The Flaviviridae family is observed in Pool 18. Only a few sequences were identified and assigned to the Jingmen tick virus. These sequences were mapped onto segment 1 coding for the viral polymerase and segment 4 coding for the capsid protein.

Unclassified Riboviria

Within unclassified Riboviria, sequences assigned to Bole tick virus 4 were identified. A stop codon was observed in the middle of the consensus sequence, but it was covered only by 2 reads.

a. Phylogenetic analysis of Yongjia tick virus 2-like from Laos

Phylogenetic analysis performed on the RNA-dependent RNA polymerase amino-acid sequence placed Yongjia tick virus 2-like identified in Pool 20 in the Ledantevirus genus, including Yongjia tick virus 2 previously identified in Haemaphysalis hystricis ticks from China. Interestingly, viruses close to Yongjia tick virus 2 were previously identified in vertebrates: Nkolbisson virus in bats and human cases, Nishimuro virus and Fukuoka virus in ungulates and Barur virus in rodents (Evolution of Genome Size and Complexity in the Rhabdoviridae; Walker P)

Problems Identified during our project and Follow-up Actions

The pandemic of COVID-19 is the only challenge that we have faced so far. However, we have finished all of our field collections on time as planned.
• All samples were stored at between -20°C and -80°C for future pathogen study.
• Our partner, LOMWRU, will continue to identify the Rickettsia species.
• Our partner at IP-Paris will continue to work on deep sequencing
• We will continue the tick study/surveillance in Laos for both ticks and associated pathogens in 2021-2022.
• Future research studies are needed to determine the pathogenicity of these viruses to livestock and humans in Laos.


Jiang J., Chan T., Temenek J.J., Dasch G.A., Ching W. and Richards A.L. (2004). Development of a Quantitative Real time Polymerase Chain Reaction Assay Specific for Orentia Tsutsugamushi. American Journal of Tropical Medicine and Hygiene, 70(4): 351-356

Nadchatram, M. and A. L. Dohany. 1974. A pictorial key to the subfamilies, genera and subgenera of Southeast Asian chiggers (Acari, Prostigmata, Trombiculidae). Bulletin from the Institute for Medical Research Federation of Malaysia, 16: 1–67.

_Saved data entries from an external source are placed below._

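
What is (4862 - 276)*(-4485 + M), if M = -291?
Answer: -21902736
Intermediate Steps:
(4862 - 276)*(-4485 + M) = (4862 - 276)*(-4485 - 291) = 4586*(-4776) = -21902736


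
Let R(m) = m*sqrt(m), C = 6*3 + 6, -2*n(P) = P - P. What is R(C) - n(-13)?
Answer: 48*sqrt(6) ≈ 117.58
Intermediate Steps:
n(P) = 0 (n(P) = -(P - P)/2 = -1/2*0 = 0)
C = 24 (C = 18 + 6 = 24)
R(m) = m**(3/2)
R(C) - n(-13) = 24**(3/2) - 1*0 = 48*sqrt(6) + 0 = 48*sqrt(6)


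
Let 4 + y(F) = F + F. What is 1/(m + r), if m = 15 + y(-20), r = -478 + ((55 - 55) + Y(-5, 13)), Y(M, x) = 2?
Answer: -1/505 ≈ -0.0019802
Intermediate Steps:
y(F) = -4 + 2*F (y(F) = -4 + (F + F) = -4 + 2*F)
r = -476 (r = -478 + ((55 - 55) + 2) = -478 + (0 + 2) = -478 + 2 = -476)
m = -29 (m = 15 + (-4 + 2*(-20)) = 15 + (-4 - 40) = 15 - 44 = -29)
1/(m + r) = 1/(-29 - 476) = 1/(-505) = -1/505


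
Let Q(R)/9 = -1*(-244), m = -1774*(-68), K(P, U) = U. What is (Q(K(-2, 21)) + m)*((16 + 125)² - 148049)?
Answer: -15742619104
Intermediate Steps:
m = 120632
Q(R) = 2196 (Q(R) = 9*(-1*(-244)) = 9*244 = 2196)
(Q(K(-2, 21)) + m)*((16 + 125)² - 148049) = (2196 + 120632)*((16 + 125)² - 148049) = 122828*(141² - 148049) = 122828*(19881 - 148049) = 122828*(-128168) = -15742619104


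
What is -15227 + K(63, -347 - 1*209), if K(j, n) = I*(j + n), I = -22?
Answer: -4381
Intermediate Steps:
K(j, n) = -22*j - 22*n (K(j, n) = -22*(j + n) = -22*j - 22*n)
-15227 + K(63, -347 - 1*209) = -15227 + (-22*63 - 22*(-347 - 1*209)) = -15227 + (-1386 - 22*(-347 - 209)) = -15227 + (-1386 - 22*(-556)) = -15227 + (-1386 + 12232) = -15227 + 10846 = -4381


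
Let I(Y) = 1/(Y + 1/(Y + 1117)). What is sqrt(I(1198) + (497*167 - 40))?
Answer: 8*sqrt(9970099183870431)/2773371 ≈ 288.03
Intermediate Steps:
I(Y) = 1/(Y + 1/(1117 + Y))
sqrt(I(1198) + (497*167 - 40)) = sqrt((1117 + 1198)/(1 + 1198**2 + 1117*1198) + (497*167 - 40)) = sqrt(2315/(1 + 1435204 + 1338166) + (82999 - 40)) = sqrt(2315/2773371 + 82959) = sqrt(230076087104/2773371) = 8*sqrt(9970099183870431)/2773371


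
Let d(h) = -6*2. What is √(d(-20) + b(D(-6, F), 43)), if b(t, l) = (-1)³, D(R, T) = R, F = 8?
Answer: I*√13 ≈ 3.6056*I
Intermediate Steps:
d(h) = -12
b(t, l) = -1
√(d(-20) + b(D(-6, F), 43)) = √(-12 - 1) = √(-13) = I*√13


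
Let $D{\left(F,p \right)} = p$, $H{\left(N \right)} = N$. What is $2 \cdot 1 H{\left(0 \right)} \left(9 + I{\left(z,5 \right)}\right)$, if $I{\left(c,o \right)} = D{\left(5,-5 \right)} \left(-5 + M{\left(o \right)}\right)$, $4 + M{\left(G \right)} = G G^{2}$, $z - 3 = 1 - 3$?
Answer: $0$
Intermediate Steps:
$z = 1$ ($z = 3 + \left(1 - 3\right) = 3 - 2 = 1$)
$M{\left(G \right)} = -4 + G^{3}$ ($M{\left(G \right)} = -4 + G G^{2} = -4 + G^{3}$)
$I{\left(c,o \right)} = 45 - 5 o^{3}$ ($I{\left(c,o \right)} = - 5 \left(-5 + \left(-4 + o^{3}\right)\right) = - 5 \left(-9 + o^{3}\right) = 45 - 5 o^{3}$)
$2 \cdot 1 H{\left(0 \right)} \left(9 + I{\left(z,5 \right)}\right) = 2 \cdot 1 \cdot 0 \left(9 + \left(45 - 5 \cdot 5^{3}\right)\right) = 2 \cdot 0 \left(9 + \left(45 - 625\right)\right) = 0 \left(9 + \left(45 - 625\right)\right) = 0 \left(9 - 580\right) = 0 \left(-571\right) = 0$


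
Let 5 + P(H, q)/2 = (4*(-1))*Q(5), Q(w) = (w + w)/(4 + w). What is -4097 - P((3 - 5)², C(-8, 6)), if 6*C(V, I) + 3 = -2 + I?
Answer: -36703/9 ≈ -4078.1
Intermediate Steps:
C(V, I) = -⅚ + I/6 (C(V, I) = -½ + (-2 + I)/6 = -½ + (-⅓ + I/6) = -⅚ + I/6)
Q(w) = 2*w/(4 + w) (Q(w) = (2*w)/(4 + w) = 2*w/(4 + w))
P(H, q) = -170/9 (P(H, q) = -10 + 2*((4*(-1))*(2*5/(4 + 5))) = -10 + 2*(-8*5/9) = -10 + 2*(-4*10/9) = -10 + 2*(-40/9) = -10 - 80/9 = -170/9)
-4097 - P((3 - 5)², C(-8, 6)) = -4097 - 1*(-170/9) = -4097 + 170/9 = -36703/9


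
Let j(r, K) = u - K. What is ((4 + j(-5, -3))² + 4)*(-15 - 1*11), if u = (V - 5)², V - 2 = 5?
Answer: -3250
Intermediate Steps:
V = 7 (V = 2 + 5 = 7)
u = 4 (u = (7 - 5)² = 2² = 4)
j(r, K) = 4 - K
((4 + j(-5, -3))² + 4)*(-15 - 1*11) = ((4 + (4 - 1*(-3)))² + 4)*(-15 - 1*11) = ((4 + (4 + 3))² + 4)*(-15 - 11) = ((4 + 7)² + 4)*(-26) = (11² + 4)*(-26) = (121 + 4)*(-26) = 125*(-26) = -3250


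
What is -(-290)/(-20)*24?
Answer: -348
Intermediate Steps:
-(-290)/(-20)*24 = -(-290)*(-1)/20*24 = -29*½*24 = -29/2*24 = -348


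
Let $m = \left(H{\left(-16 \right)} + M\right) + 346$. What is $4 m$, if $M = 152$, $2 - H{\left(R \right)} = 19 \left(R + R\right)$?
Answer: $4432$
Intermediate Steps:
$H{\left(R \right)} = 2 - 38 R$ ($H{\left(R \right)} = 2 - 19 \left(R + R\right) = 2 - 19 \cdot 2 R = 2 - 38 R$)
$m = 1108$ ($m = \left(\left(2 - -608\right) + 152\right) + 346 = \left(\left(2 + 608\right) + 152\right) + 346 = \left(610 + 152\right) + 346 = 762 + 346 = 1108$)
$4 m = 4 \cdot 1108 = 4432$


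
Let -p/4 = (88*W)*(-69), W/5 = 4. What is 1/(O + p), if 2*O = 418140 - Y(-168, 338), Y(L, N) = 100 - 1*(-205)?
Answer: 2/1389355 ≈ 1.4395e-6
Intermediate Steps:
W = 20 (W = 5*4 = 20)
Y(L, N) = 305 (Y(L, N) = 100 + 205 = 305)
p = 485760 (p = -4*88*20*(-69) = -7040*(-69) = -4*(-121440) = 485760)
O = 417835/2 (O = (418140 - 1*305)/2 = (418140 - 305)/2 = (1/2)*417835 = 417835/2 ≈ 2.0892e+5)
1/(O + p) = 1/(417835/2 + 485760) = 1/(1389355/2) = 2/1389355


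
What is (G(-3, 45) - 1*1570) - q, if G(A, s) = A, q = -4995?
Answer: 3422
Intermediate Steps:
(G(-3, 45) - 1*1570) - q = (-3 - 1*1570) - 1*(-4995) = (-3 - 1570) + 4995 = -1573 + 4995 = 3422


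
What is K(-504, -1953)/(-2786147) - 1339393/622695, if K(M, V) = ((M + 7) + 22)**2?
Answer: -3872241348146/1734919806165 ≈ -2.2319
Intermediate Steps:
K(M, V) = (29 + M)**2 (K(M, V) = ((7 + M) + 22)**2 = (29 + M)**2)
K(-504, -1953)/(-2786147) - 1339393/622695 = (29 - 504)**2/(-2786147) - 1339393/622695 = (-475)**2*(-1/2786147) - 1339393*1/622695 = 225625*(-1/2786147) - 1339393/622695 = -225625/2786147 - 1339393/622695 = -3872241348146/1734919806165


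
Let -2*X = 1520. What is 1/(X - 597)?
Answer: -1/1357 ≈ -0.00073692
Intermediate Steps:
X = -760 (X = -½*1520 = -760)
1/(X - 597) = 1/(-760 - 597) = 1/(-1357) = -1/1357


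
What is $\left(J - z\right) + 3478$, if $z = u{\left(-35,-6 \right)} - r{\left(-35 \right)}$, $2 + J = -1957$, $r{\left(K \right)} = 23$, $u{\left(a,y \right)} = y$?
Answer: $1548$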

Nuttall, G. H. F., W. F. Cooper, C. Warburton, L. E. Robinson, and D. R. Arthur. 1926. Ticks: pt. IV. The genus Amblyomma. Cambridge University Press.

Sanchez-Seco, M.P., et al., Detection and identification of Toscana and other phleboviruses by RT-nested-PCR assays with degenerated primers. J Med Virol, 2003. 71(1): p. 140-9.

Tanskull, P. and I. Inlao. 1989. Keys to the adult ticks of Haemaphysalis Koch, 1844, in Thailand with notes on changes in taxonomy (Acari: Ixodoidea: Ixodidae). J Med Entomol 26(6): 573–600.

Yamaguti N., V. J. Tipton, H. L. Keegan, and S. Toshioka (1971). Ticks of Japan, Korea, and the Ryukyu islands. Brigham Young University Science Bulletin, Biological Series 15(1):1.